Finding a future path
Sally Jaye sifts through her past to celebrate her roots and ‘Amarillo’
By Bliss 11/01/2007
Singer-songwriter Sally Jaye’s new album “Amarillo” is sweet validation of the old saw that if nothing else, tough times can at least breed good songs: The disc brims with evocative, neatly observed stories clearly drawn from life, all set to graceful melodies and hooks that stick with you. It’s a hard-hewn gem mined from Jaye’s own personal trials — and stories from her mother’s journal.
“The time in my life when I was writing those songs was a big period of transition for me,” Jaye explains. “I had split up with a person I’d been with for a really long time, and I was the keyboard player in his band (Paper Sun). So when we split up, not only did I lose a relationship but I was out of the band too.”
Jaye’s dusky voice is well suited to funkier rock rhythms, but taking the leap from the safety of an ensemble also enabled her to finally make the kind of music she feels she’s “supposed to be doing.”
“It was kind of like somebody took an eraser to the chalkboard and just erased everything and said, ‘Start over,’” she recalls. “So I did a lot of thinking about my childhood and about all of the unusual things about my family, and people in my family and things they had overcome. The record starts out about that, and then it moves into my moving to California and the things that I’ve had to go through.”
Born in Georgia, Jaye relocated to LA six years ago after some time in Nashville, where she didn’t feel she fit in musically. After breaking with Paper Sun
she started writing the songs that eventually wound up on “Amarillo.” Her music’s earthier, with an inviting folk feel that earned comparisons to Lucinda Williams and Gillian Welch, and richly expresses her attachment to her Southern roots. Two of her most compelling story songs, “Miss Ater” and “750 One Dollar Bills,” were inspired by her mom’s stories about their family and racism, poverty and the local culture.

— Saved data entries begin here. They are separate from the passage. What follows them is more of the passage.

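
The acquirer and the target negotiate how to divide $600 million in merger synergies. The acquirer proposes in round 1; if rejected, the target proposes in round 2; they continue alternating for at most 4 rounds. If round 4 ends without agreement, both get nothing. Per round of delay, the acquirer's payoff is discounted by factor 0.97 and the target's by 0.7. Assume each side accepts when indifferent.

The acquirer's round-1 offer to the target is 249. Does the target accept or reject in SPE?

Reject

Work out the target's continuation value if the offer is rejected.
Round 4 (the target proposes): rejection yields 0 for the acquirer; the target offers 0 and keeps 600.
Round 3 (the acquirer proposes): the target can get 600 next round, worth 0.7 × 600 = 420 now, so the acquirer offers 420, keeping 180.
Round 2 (the target proposes): the acquirer can get 180 next round, worth 0.97 × 180 = 174.6 now; the target offers that and keeps 425.4.
So by rejecting in round 1, the target gets 425.4 next round, worth 0.7 × 425.4 = 297.78 now.
Offer 249 < 297.78, so the target rejects.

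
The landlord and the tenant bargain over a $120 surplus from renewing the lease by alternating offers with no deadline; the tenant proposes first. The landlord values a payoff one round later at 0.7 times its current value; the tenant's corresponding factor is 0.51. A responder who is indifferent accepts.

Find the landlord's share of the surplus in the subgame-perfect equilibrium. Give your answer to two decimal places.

64.01

Let x be the tenant's share when the tenant proposes and y be the landlord's share when the landlord proposes.
The landlord accepts iff offered ≥ 0.7·y, so x = 120 − 0.7y. Symmetrically y = 120 − 0.51x.
Substituting: x = 120 − 0.7(120 − 0.51x), giving x(1 − 0.51·0.7) = 120(1 − 0.7).
So x = 120 × 0.3 / 0.643 ≈ 55.9876, and the landlord receives 120 − x ≈ 64.0124.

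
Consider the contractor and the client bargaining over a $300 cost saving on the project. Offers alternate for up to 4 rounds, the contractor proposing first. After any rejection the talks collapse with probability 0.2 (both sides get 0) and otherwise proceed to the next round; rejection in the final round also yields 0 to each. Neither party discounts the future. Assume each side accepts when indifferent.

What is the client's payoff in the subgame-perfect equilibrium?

201.6

Round 4 (the client proposes): rejection yields 0 for the contractor; the client offers 0 and keeps 300.
Round 3 (the contractor proposes): rejecting gives the client an expected 0.8 × 300 = 240; the contractor offers that and keeps 60.
Round 2 (the client proposes): rejecting gives the contractor an expected 0.8 × 60 = 48. The client offers 48 and keeps 300 − 48 = 252.
Round 1 (the contractor proposes): rejecting gives the client an expected 0.8 × 252 = 201.6. The contractor offers 201.6 and keeps 300 − 201.6 = 98.4.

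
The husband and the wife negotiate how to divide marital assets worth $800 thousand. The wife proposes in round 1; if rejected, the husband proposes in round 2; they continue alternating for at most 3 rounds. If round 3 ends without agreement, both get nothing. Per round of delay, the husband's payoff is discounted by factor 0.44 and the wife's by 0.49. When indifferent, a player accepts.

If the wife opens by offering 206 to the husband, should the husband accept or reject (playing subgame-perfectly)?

Round 3 (the wife proposes): rejection yields 0 for the husband; the wife offers 0 and keeps 800.
Round 2 (the husband proposes): the wife can get 800 next round, worth 0.49 × 800 = 392 now. The husband offers 392 and keeps 800 − 392 = 408.
So by rejecting in round 1, the husband gets 408 next round, worth 0.44 × 408 = 179.52 now.
Offer 206 ≥ 179.52, so the husband accepts.

Accept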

But it’s Jaye’s own journeys that inform her most emotionally penetrating songs, including “When the Cocaine Wears Off” and her uplifting anthem “Georgia You Were Right.” Many of her protagonists seem to have arrived at a place of reckoning where they’re sifting through the past in order to forge a new direction forward. “Georgia” appeals not only because of its strong melodic hook, but because so many migrants to California can relate to her “struggle with loving where I’m from; it’s like perpetually having this thing that draws me back to my hometown and the South, but knowing that I need to be here.”